Ecological action receives new support in Togo. Seven civil society organisations working in environmental protection have received funding from the United Nations Development Programme (UNDP). The financing agreements were signed on the 9th of January 2019 in Lomé, the Togolese capital, during a ceremony presided over by Mactar Fall, UNDP’s resident representative in Togo.
“The environment remains a priority on which we will continue to work to ensure that in the next five years we meet even more challenges,” said the UNDP representative in Togo. The approximately €221,000 in grants, equivalent to 145 million CFA francs, are intended to support innovative community initiatives that can contribute to the conservation, restoration and sustainable use of natural resources as a means of combating poverty and strengthening people’s resilience to the adverse effects of climate change. These funds will also enable beneficiary organisations to combat climate change, land degradation, desertification, chemicals and hazardous waste.

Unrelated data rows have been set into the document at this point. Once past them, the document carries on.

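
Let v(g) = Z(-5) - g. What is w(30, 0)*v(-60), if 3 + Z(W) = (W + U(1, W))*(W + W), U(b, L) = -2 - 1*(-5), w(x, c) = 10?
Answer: 770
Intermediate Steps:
U(b, L) = 3 (U(b, L) = -2 + 5 = 3)
Z(W) = -3 + 2*W*(3 + W) (Z(W) = -3 + (W + 3)*(W + W) = -3 + (3 + W)*(2*W) = -3 + 2*W*(3 + W))
v(g) = 17 - g (v(g) = (-3 + 2*(-5)² + 6*(-5)) - g = (-3 + 2*25 - 30) - g = (-3 + 50 - 30) - g = 17 - g)
w(30, 0)*v(-60) = 10*(17 - 1*(-60)) = 10*(17 + 60) = 10*77 = 770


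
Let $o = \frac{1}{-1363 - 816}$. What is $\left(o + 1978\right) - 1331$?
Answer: $\frac{1409812}{2179} \approx 647.0$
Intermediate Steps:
$o = - \frac{1}{2179}$ ($o = \frac{1}{-2179} = - \frac{1}{2179} \approx -0.00045893$)
$\left(o + 1978\right) - 1331 = \left(- \frac{1}{2179} + 1978\right) - 1331 = \frac{4310061}{2179} - 1331 = \frac{1409812}{2179}$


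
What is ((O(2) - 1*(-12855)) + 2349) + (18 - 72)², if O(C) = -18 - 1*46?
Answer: 18056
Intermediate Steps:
O(C) = -64 (O(C) = -18 - 46 = -64)
((O(2) - 1*(-12855)) + 2349) + (18 - 72)² = ((-64 - 1*(-12855)) + 2349) + (18 - 72)² = ((-64 + 12855) + 2349) + (-54)² = (12791 + 2349) + 2916 = 15140 + 2916 = 18056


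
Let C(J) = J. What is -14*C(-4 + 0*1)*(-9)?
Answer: -504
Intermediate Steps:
-14*C(-4 + 0*1)*(-9) = -14*(-4 + 0*1)*(-9) = -14*(-4 + 0)*(-9) = -14*(-4)*(-9) = 56*(-9) = -504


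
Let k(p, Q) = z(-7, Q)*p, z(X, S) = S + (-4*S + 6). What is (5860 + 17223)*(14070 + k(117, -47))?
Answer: 721782327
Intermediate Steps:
z(X, S) = 6 - 3*S (z(X, S) = S + (6 - 4*S) = 6 - 3*S)
k(p, Q) = p*(6 - 3*Q) (k(p, Q) = (6 - 3*Q)*p = p*(6 - 3*Q))
(5860 + 17223)*(14070 + k(117, -47)) = (5860 + 17223)*(14070 + 3*117*(2 - 1*(-47))) = 23083*(14070 + 3*117*(2 + 47)) = 23083*(14070 + 3*117*49) = 23083*(14070 + 17199) = 23083*31269 = 721782327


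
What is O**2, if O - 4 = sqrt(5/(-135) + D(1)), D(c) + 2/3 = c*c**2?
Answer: 440/27 + 16*sqrt(6)/9 ≈ 20.651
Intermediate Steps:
D(c) = -2/3 + c**3 (D(c) = -2/3 + c*c**2 = -2/3 + c**3)
O = 4 + 2*sqrt(6)/9 (O = 4 + sqrt(5/(-135) + (-2/3 + 1**3)) = 4 + sqrt(5*(-1/135) + (-2/3 + 1)) = 4 + sqrt(-1/27 + 1/3) = 4 + sqrt(8/27) = 4 + 2*sqrt(6)/9 ≈ 4.5443)
O**2 = (4 + 2*sqrt(6)/9)**2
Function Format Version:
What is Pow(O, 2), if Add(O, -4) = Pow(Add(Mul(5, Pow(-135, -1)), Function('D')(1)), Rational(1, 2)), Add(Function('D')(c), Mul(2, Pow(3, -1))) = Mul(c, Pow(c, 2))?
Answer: Add(Rational(440, 27), Mul(Rational(16, 9), Pow(6, Rational(1, 2)))) ≈ 20.651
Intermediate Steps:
Function('D')(c) = Add(Rational(-2, 3), Pow(c, 3)) (Function('D')(c) = Add(Rational(-2, 3), Mul(c, Pow(c, 2))) = Add(Rational(-2, 3), Pow(c, 3)))
O = Add(4, Mul(Rational(2, 9), Pow(6, Rational(1, 2)))) (O = Add(4, Pow(Add(Mul(5, Pow(-135, -1)), Add(Rational(-2, 3), Pow(1, 3))), Rational(1, 2))) = Add(4, Pow(Add(Mul(5, Rational(-1, 135)), Add(Rational(-2, 3), 1)), Rational(1, 2))) = Add(4, Pow(Add(Rational(-1, 27), Rational(1, 3)), Rational(1, 2))) = Add(4, Pow(Rational(8, 27), Rational(1, 2))) = Add(4, Mul(Rational(2, 9), Pow(6, Rational(1, 2)))) ≈ 4.5443)
Pow(O, 2) = Pow(Add(4, Mul(Rational(2, 9), Pow(6, Rational(1, 2)))), 2)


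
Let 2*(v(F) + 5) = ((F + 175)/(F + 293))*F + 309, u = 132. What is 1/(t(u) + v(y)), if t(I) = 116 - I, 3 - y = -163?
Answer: 918/179159 ≈ 0.0051239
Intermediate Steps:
y = 166 (y = 3 - 1*(-163) = 3 + 163 = 166)
v(F) = 299/2 + F*(175 + F)/(2*(293 + F)) (v(F) = -5 + (((F + 175)/(F + 293))*F + 309)/2 = -5 + (((175 + F)/(293 + F))*F + 309)/2 = -5 + (F*(175 + F)/(293 + F) + 309)/2 = -5 + (309 + F*(175 + F)/(293 + F))/2 = -5 + (309/2 + F*(175 + F)/(2*(293 + F))) = 299/2 + F*(175 + F)/(2*(293 + F)))
1/(t(u) + v(y)) = 1/((116 - 1*132) + (87607 + 166² + 474*166)/(2*(293 + 166))) = 1/((116 - 132) + (½)*(87607 + 27556 + 78684)/459) = 1/(-16 + (½)*(1/459)*193847) = 1/(-16 + 193847/918) = 1/(179159/918) = 918/179159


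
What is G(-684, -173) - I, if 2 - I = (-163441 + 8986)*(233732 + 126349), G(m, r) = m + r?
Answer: -55616311714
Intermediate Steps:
I = 55616310857 (I = 2 - (-163441 + 8986)*(233732 + 126349) = 2 - (-154455)*360081 = 2 - 1*(-55616310855) = 2 + 55616310855 = 55616310857)
G(-684, -173) - I = (-684 - 173) - 1*55616310857 = -857 - 55616310857 = -55616311714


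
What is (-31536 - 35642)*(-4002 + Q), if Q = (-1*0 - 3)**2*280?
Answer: 99557796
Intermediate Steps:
Q = 2520 (Q = (0 - 3)**2*280 = (-3)**2*280 = 9*280 = 2520)
(-31536 - 35642)*(-4002 + Q) = (-31536 - 35642)*(-4002 + 2520) = -67178*(-1482) = 99557796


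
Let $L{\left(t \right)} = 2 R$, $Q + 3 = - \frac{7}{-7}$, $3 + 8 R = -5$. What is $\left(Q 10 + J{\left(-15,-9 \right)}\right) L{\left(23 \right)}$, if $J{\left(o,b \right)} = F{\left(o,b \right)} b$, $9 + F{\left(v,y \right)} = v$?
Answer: $-392$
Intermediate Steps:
$R = -1$ ($R = - \frac{3}{8} + \frac{1}{8} \left(-5\right) = - \frac{3}{8} - \frac{5}{8} = -1$)
$F{\left(v,y \right)} = -9 + v$
$J{\left(o,b \right)} = b \left(-9 + o\right)$ ($J{\left(o,b \right)} = \left(-9 + o\right) b = b \left(-9 + o\right)$)
$Q = -2$ ($Q = -3 - \frac{7}{-7} = -3 - -1 = -3 + 1 = -2$)
$L{\left(t \right)} = -2$ ($L{\left(t \right)} = 2 \left(-1\right) = -2$)
$\left(Q 10 + J{\left(-15,-9 \right)}\right) L{\left(23 \right)} = \left(\left(-2\right) 10 - 9 \left(-9 - 15\right)\right) \left(-2\right) = \left(-20 - -216\right) \left(-2\right) = \left(-20 + 216\right) \left(-2\right) = 196 \left(-2\right) = -392$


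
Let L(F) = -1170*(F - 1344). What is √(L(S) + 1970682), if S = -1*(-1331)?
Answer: 2*√496473 ≈ 1409.2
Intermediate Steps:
S = 1331
L(F) = 1572480 - 1170*F (L(F) = -1170*(-1344 + F) = 1572480 - 1170*F)
√(L(S) + 1970682) = √((1572480 - 1170*1331) + 1970682) = √((1572480 - 1557270) + 1970682) = √(15210 + 1970682) = √1985892 = 2*√496473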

These grants are part of the GEF microfinance programme
The targeted projects will cover all regions of Togo, and will extend over a period of 2 years. According to Kabissa Lamboni, coordinator of the Women and Development Network (dubbed REFED in French), one of the 7 beneficiary organisations, this funding will make it possible to popularise the creation of community forests, as well as the use of the Casamance wheel with the carbonizers of Nayéga-centre and Djimon, in order to reduce the amount of wood used to make coal.
These grants, which bring to nearly €2.3 million the total amount released in 10 years by UNDP for environmental protection in Togo, are also part of the Global Environment Facility’s micro-financing programme, the GEF/MFP.
Initiated in 1992, the GMP/GEF is financed by the Global Environment Facility, implemented by UNDP. It is a financial mechanism that aims to find local solutions to global environmental problems. It is exclusively intended for civil society organisations (NGOs, development associations, community-based organisations), to which it provides technical and financial support for the implementation of community projects, which may contribute to the sustainable management of natural resources and the protection of the environment. It is currently operational in 122 countries. At the end of its fourth operational phase in 2010, the Programme funded more than 14,000 community projects.